Я вырвалась и продолжала трястись. Она не понимает, что происходит. Она не видела того, что видела я. На моих глазах они только что убили папу.
– Идем. Эти люди отвезут вас домой.
О чем она? Эти бандиты? Какое отношение они имеют к дому? Какое бы не имели, я не сдвинусь с места и никуда не поеду. Наш дом здесь. Кто-то запутал бабушку, и мне нужно срочно объяснить ей, что происходит. Но как?
Бабушка вывела нас с сестрой на веранду, и я была рада. Там она могла увидеть все сама через большое стекло в двери. Тогда она, наконец, сделает что-то, чтобы спасти отца и спрячет нас с сестрой от убийц.
Я потянула сестру за рукав. Надо спрятаться здесь, показывала я на стол с длинной скатертью, но она смотрела на меня как на сумасшедшую, и продолжала стоять с бабушкой у самой двери. Я отшатнулась.

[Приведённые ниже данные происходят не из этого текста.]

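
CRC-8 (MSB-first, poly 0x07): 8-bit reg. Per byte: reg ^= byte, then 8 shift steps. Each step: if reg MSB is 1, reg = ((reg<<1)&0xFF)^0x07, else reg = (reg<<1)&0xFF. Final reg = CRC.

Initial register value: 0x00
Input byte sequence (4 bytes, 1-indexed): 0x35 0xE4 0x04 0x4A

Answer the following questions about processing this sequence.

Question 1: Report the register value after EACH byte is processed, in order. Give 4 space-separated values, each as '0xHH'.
0x8B 0x0A 0x2A 0x27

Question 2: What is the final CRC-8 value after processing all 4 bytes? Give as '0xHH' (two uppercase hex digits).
After byte 1 (0x35): reg=0x8B
After byte 2 (0xE4): reg=0x0A
After byte 3 (0x04): reg=0x2A
After byte 4 (0x4A): reg=0x27

Answer: 0x27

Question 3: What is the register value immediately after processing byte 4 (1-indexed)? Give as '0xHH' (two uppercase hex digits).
Answer: 0x27

Derivation:
After byte 1 (0x35): reg=0x8B
After byte 2 (0xE4): reg=0x0A
After byte 3 (0x04): reg=0x2A
After byte 4 (0x4A): reg=0x27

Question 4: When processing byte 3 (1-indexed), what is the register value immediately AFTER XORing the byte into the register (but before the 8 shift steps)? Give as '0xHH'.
Answer: 0x0E

Derivation:
Register before byte 3: 0x0A
Byte 3: 0x04
0x0A XOR 0x04 = 0x0E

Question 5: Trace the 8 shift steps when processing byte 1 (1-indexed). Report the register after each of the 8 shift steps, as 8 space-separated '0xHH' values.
Register before byte 1: 0x00
After XOR with byte 0x35: 0x35

Answer: 0x6A 0xD4 0xAF 0x59 0xB2 0x63 0xC6 0x8B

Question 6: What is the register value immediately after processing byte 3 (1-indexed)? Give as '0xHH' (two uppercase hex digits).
Answer: 0x2A

Derivation:
After byte 1 (0x35): reg=0x8B
After byte 2 (0xE4): reg=0x0A
After byte 3 (0x04): reg=0x2A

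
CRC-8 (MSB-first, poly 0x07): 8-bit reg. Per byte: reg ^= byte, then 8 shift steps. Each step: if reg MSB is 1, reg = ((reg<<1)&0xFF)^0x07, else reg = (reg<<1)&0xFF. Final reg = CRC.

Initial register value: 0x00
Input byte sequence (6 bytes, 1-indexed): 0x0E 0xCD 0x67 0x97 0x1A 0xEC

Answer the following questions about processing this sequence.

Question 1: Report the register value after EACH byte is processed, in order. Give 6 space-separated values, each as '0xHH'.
0x2A 0xBB 0x1A 0xAA 0x19 0xC5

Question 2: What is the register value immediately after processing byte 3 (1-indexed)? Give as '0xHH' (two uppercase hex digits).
After byte 1 (0x0E): reg=0x2A
After byte 2 (0xCD): reg=0xBB
After byte 3 (0x67): reg=0x1A

Answer: 0x1A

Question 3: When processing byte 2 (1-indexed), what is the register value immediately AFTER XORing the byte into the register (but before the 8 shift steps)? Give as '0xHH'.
Answer: 0xE7

Derivation:
Register before byte 2: 0x2A
Byte 2: 0xCD
0x2A XOR 0xCD = 0xE7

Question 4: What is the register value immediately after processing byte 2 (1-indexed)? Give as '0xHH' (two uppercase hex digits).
After byte 1 (0x0E): reg=0x2A
After byte 2 (0xCD): reg=0xBB

Answer: 0xBB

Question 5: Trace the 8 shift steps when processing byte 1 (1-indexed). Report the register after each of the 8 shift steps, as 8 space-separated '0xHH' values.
Answer: 0x1C 0x38 0x70 0xE0 0xC7 0x89 0x15 0x2A

Derivation:
Register before byte 1: 0x00
After XOR with byte 0x0E: 0x0E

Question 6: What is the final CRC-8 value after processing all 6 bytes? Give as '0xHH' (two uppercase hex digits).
Answer: 0xC5

Derivation:
After byte 1 (0x0E): reg=0x2A
After byte 2 (0xCD): reg=0xBB
After byte 3 (0x67): reg=0x1A
After byte 4 (0x97): reg=0xAA
After byte 5 (0x1A): reg=0x19
After byte 6 (0xEC): reg=0xC5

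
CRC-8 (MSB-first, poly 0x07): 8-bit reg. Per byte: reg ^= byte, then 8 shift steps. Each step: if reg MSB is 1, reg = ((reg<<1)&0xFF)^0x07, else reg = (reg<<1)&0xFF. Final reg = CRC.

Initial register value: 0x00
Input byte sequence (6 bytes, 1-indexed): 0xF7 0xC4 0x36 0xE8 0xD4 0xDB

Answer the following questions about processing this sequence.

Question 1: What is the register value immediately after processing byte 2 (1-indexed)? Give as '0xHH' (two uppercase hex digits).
Answer: 0x2D

Derivation:
After byte 1 (0xF7): reg=0xCB
After byte 2 (0xC4): reg=0x2D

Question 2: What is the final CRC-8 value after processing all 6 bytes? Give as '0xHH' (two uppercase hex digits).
Answer: 0x93

Derivation:
After byte 1 (0xF7): reg=0xCB
After byte 2 (0xC4): reg=0x2D
After byte 3 (0x36): reg=0x41
After byte 4 (0xE8): reg=0x56
After byte 5 (0xD4): reg=0x87
After byte 6 (0xDB): reg=0x93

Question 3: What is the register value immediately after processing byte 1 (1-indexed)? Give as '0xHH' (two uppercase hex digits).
After byte 1 (0xF7): reg=0xCB

Answer: 0xCB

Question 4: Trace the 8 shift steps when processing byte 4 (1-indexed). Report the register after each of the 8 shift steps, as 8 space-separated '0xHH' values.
Answer: 0x55 0xAA 0x53 0xA6 0x4B 0x96 0x2B 0x56

Derivation:
After byte 1 (0xF7): reg=0xCB
After byte 2 (0xC4): reg=0x2D
After byte 3 (0x36): reg=0x41
Register before byte 4: 0x41
After XOR with byte 0xE8: 0xA9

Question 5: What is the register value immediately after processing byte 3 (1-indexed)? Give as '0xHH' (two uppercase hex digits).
After byte 1 (0xF7): reg=0xCB
After byte 2 (0xC4): reg=0x2D
After byte 3 (0x36): reg=0x41

Answer: 0x41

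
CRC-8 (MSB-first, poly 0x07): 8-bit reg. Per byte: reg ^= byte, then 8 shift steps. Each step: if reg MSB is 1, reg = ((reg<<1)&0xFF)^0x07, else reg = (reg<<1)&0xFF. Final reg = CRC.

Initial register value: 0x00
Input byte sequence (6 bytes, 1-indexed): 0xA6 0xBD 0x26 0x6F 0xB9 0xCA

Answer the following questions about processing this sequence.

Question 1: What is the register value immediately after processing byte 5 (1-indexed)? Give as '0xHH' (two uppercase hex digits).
After byte 1 (0xA6): reg=0x7B
After byte 2 (0xBD): reg=0x5C
After byte 3 (0x26): reg=0x61
After byte 4 (0x6F): reg=0x2A
After byte 5 (0xB9): reg=0xF0

Answer: 0xF0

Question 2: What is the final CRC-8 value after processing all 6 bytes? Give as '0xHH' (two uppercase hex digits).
Answer: 0xA6

Derivation:
After byte 1 (0xA6): reg=0x7B
After byte 2 (0xBD): reg=0x5C
After byte 3 (0x26): reg=0x61
After byte 4 (0x6F): reg=0x2A
After byte 5 (0xB9): reg=0xF0
After byte 6 (0xCA): reg=0xA6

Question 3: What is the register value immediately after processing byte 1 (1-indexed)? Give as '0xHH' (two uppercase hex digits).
Answer: 0x7B

Derivation:
After byte 1 (0xA6): reg=0x7B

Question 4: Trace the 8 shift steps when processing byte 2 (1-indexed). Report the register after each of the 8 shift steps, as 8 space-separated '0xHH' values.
Answer: 0x8B 0x11 0x22 0x44 0x88 0x17 0x2E 0x5C

Derivation:
After byte 1 (0xA6): reg=0x7B
Register before byte 2: 0x7B
After XOR with byte 0xBD: 0xC6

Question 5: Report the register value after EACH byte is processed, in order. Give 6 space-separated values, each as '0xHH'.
0x7B 0x5C 0x61 0x2A 0xF0 0xA6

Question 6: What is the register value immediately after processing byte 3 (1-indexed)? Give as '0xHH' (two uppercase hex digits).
After byte 1 (0xA6): reg=0x7B
After byte 2 (0xBD): reg=0x5C
After byte 3 (0x26): reg=0x61

Answer: 0x61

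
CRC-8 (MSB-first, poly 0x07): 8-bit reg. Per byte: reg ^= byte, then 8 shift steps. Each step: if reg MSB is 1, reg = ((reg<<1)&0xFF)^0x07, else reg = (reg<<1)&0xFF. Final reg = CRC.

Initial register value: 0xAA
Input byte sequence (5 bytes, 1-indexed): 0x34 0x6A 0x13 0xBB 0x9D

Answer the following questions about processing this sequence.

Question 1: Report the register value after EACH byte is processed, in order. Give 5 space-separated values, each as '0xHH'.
0xD3 0x26 0x8B 0x90 0x23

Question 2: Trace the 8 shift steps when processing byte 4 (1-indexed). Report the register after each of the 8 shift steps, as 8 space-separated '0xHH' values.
After byte 1 (0x34): reg=0xD3
After byte 2 (0x6A): reg=0x26
After byte 3 (0x13): reg=0x8B
Register before byte 4: 0x8B
After XOR with byte 0xBB: 0x30

Answer: 0x60 0xC0 0x87 0x09 0x12 0x24 0x48 0x90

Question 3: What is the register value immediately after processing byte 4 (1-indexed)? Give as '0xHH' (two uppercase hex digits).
After byte 1 (0x34): reg=0xD3
After byte 2 (0x6A): reg=0x26
After byte 3 (0x13): reg=0x8B
After byte 4 (0xBB): reg=0x90

Answer: 0x90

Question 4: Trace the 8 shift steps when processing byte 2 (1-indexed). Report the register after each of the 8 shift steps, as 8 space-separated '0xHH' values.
Answer: 0x75 0xEA 0xD3 0xA1 0x45 0x8A 0x13 0x26

Derivation:
After byte 1 (0x34): reg=0xD3
Register before byte 2: 0xD3
After XOR with byte 0x6A: 0xB9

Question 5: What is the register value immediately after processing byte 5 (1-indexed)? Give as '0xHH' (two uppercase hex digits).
Answer: 0x23

Derivation:
After byte 1 (0x34): reg=0xD3
After byte 2 (0x6A): reg=0x26
After byte 3 (0x13): reg=0x8B
After byte 4 (0xBB): reg=0x90
After byte 5 (0x9D): reg=0x23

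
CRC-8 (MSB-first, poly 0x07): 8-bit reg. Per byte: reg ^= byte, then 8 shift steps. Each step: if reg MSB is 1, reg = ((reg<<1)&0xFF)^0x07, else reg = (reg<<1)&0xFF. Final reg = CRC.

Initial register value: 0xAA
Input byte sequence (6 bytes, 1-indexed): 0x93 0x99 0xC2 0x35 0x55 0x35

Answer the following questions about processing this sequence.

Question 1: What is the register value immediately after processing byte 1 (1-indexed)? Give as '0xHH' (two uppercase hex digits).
Answer: 0xAF

Derivation:
After byte 1 (0x93): reg=0xAF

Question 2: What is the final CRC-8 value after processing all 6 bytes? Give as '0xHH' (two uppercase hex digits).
After byte 1 (0x93): reg=0xAF
After byte 2 (0x99): reg=0x82
After byte 3 (0xC2): reg=0xC7
After byte 4 (0x35): reg=0xD0
After byte 5 (0x55): reg=0x92
After byte 6 (0x35): reg=0x7C

Answer: 0x7C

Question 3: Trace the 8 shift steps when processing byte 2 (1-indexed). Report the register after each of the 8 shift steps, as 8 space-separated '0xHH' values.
Answer: 0x6C 0xD8 0xB7 0x69 0xD2 0xA3 0x41 0x82

Derivation:
After byte 1 (0x93): reg=0xAF
Register before byte 2: 0xAF
After XOR with byte 0x99: 0x36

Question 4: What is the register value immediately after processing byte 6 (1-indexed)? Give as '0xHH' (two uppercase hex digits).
Answer: 0x7C

Derivation:
After byte 1 (0x93): reg=0xAF
After byte 2 (0x99): reg=0x82
After byte 3 (0xC2): reg=0xC7
After byte 4 (0x35): reg=0xD0
After byte 5 (0x55): reg=0x92
After byte 6 (0x35): reg=0x7C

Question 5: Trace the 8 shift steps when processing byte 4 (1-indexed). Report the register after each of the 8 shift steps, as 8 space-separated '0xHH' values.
Answer: 0xE3 0xC1 0x85 0x0D 0x1A 0x34 0x68 0xD0

Derivation:
After byte 1 (0x93): reg=0xAF
After byte 2 (0x99): reg=0x82
After byte 3 (0xC2): reg=0xC7
Register before byte 4: 0xC7
After XOR with byte 0x35: 0xF2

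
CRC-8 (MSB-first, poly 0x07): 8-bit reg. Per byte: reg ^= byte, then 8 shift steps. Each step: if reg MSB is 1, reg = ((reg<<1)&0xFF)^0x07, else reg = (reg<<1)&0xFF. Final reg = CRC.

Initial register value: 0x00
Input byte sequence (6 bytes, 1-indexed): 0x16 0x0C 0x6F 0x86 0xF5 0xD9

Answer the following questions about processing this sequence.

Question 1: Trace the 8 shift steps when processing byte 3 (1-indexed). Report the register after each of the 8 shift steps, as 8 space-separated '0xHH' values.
After byte 1 (0x16): reg=0x62
After byte 2 (0x0C): reg=0x0D
Register before byte 3: 0x0D
After XOR with byte 0x6F: 0x62

Answer: 0xC4 0x8F 0x19 0x32 0x64 0xC8 0x97 0x29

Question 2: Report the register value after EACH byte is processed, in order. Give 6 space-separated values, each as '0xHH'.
0x62 0x0D 0x29 0x44 0x1E 0x5B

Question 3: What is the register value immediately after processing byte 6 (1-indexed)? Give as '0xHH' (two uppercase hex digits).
Answer: 0x5B

Derivation:
After byte 1 (0x16): reg=0x62
After byte 2 (0x0C): reg=0x0D
After byte 3 (0x6F): reg=0x29
After byte 4 (0x86): reg=0x44
After byte 5 (0xF5): reg=0x1E
After byte 6 (0xD9): reg=0x5B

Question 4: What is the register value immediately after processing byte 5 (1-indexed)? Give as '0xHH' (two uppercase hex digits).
Answer: 0x1E

Derivation:
After byte 1 (0x16): reg=0x62
After byte 2 (0x0C): reg=0x0D
After byte 3 (0x6F): reg=0x29
After byte 4 (0x86): reg=0x44
After byte 5 (0xF5): reg=0x1E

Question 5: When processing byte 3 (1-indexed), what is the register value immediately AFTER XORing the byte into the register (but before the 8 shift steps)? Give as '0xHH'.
Answer: 0x62

Derivation:
Register before byte 3: 0x0D
Byte 3: 0x6F
0x0D XOR 0x6F = 0x62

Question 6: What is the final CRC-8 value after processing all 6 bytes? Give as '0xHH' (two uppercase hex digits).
After byte 1 (0x16): reg=0x62
After byte 2 (0x0C): reg=0x0D
After byte 3 (0x6F): reg=0x29
After byte 4 (0x86): reg=0x44
After byte 5 (0xF5): reg=0x1E
After byte 6 (0xD9): reg=0x5B

Answer: 0x5B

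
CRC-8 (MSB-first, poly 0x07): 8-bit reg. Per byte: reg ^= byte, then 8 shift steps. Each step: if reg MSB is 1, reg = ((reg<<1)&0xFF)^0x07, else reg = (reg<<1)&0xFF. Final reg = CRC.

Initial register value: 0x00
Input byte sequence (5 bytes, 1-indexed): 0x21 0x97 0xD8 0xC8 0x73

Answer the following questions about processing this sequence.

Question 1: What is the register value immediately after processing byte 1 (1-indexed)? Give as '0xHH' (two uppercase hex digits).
Answer: 0xE7

Derivation:
After byte 1 (0x21): reg=0xE7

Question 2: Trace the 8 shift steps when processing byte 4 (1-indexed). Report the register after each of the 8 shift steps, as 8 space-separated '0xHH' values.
Answer: 0xD8 0xB7 0x69 0xD2 0xA3 0x41 0x82 0x03

Derivation:
After byte 1 (0x21): reg=0xE7
After byte 2 (0x97): reg=0x57
After byte 3 (0xD8): reg=0xA4
Register before byte 4: 0xA4
After XOR with byte 0xC8: 0x6C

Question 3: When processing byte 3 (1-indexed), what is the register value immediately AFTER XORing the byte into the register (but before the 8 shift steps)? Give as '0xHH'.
Register before byte 3: 0x57
Byte 3: 0xD8
0x57 XOR 0xD8 = 0x8F

Answer: 0x8F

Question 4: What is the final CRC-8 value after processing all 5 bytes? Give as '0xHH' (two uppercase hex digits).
Answer: 0x57

Derivation:
After byte 1 (0x21): reg=0xE7
After byte 2 (0x97): reg=0x57
After byte 3 (0xD8): reg=0xA4
After byte 4 (0xC8): reg=0x03
After byte 5 (0x73): reg=0x57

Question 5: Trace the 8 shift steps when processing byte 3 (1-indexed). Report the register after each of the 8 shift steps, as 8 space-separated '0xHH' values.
After byte 1 (0x21): reg=0xE7
After byte 2 (0x97): reg=0x57
Register before byte 3: 0x57
After XOR with byte 0xD8: 0x8F

Answer: 0x19 0x32 0x64 0xC8 0x97 0x29 0x52 0xA4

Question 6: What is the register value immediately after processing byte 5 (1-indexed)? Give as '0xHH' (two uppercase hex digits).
After byte 1 (0x21): reg=0xE7
After byte 2 (0x97): reg=0x57
After byte 3 (0xD8): reg=0xA4
After byte 4 (0xC8): reg=0x03
After byte 5 (0x73): reg=0x57

Answer: 0x57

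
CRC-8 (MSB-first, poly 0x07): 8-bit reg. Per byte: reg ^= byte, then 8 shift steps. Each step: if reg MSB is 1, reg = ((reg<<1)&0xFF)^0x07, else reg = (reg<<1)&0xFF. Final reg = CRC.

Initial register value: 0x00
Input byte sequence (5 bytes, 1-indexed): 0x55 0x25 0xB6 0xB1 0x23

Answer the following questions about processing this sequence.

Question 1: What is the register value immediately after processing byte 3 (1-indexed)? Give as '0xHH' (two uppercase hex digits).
After byte 1 (0x55): reg=0xAC
After byte 2 (0x25): reg=0xB6
After byte 3 (0xB6): reg=0x00

Answer: 0x00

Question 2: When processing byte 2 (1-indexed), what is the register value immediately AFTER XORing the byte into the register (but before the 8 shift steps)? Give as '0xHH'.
Register before byte 2: 0xAC
Byte 2: 0x25
0xAC XOR 0x25 = 0x89

Answer: 0x89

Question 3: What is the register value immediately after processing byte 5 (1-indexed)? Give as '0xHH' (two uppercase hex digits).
After byte 1 (0x55): reg=0xAC
After byte 2 (0x25): reg=0xB6
After byte 3 (0xB6): reg=0x00
After byte 4 (0xB1): reg=0x1E
After byte 5 (0x23): reg=0xB3

Answer: 0xB3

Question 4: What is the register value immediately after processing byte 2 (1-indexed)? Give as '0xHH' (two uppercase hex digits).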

Все пространство стекла заполнила чернота. Квадратное лицо смотрело с угрозой, и я радовалась тому, что нас защищает дверной замок. Я спряталась под столом и молила сестру пойти ко мне, но она упрямо и смело стояла прямо перед бандитом. Сейчас он выломает дверь. Я замотала головой в попытке воспротивиться. Крик «нет» так и не сорвался с моих губ. Бабушка открыла дверь и отдала сестру бандитам.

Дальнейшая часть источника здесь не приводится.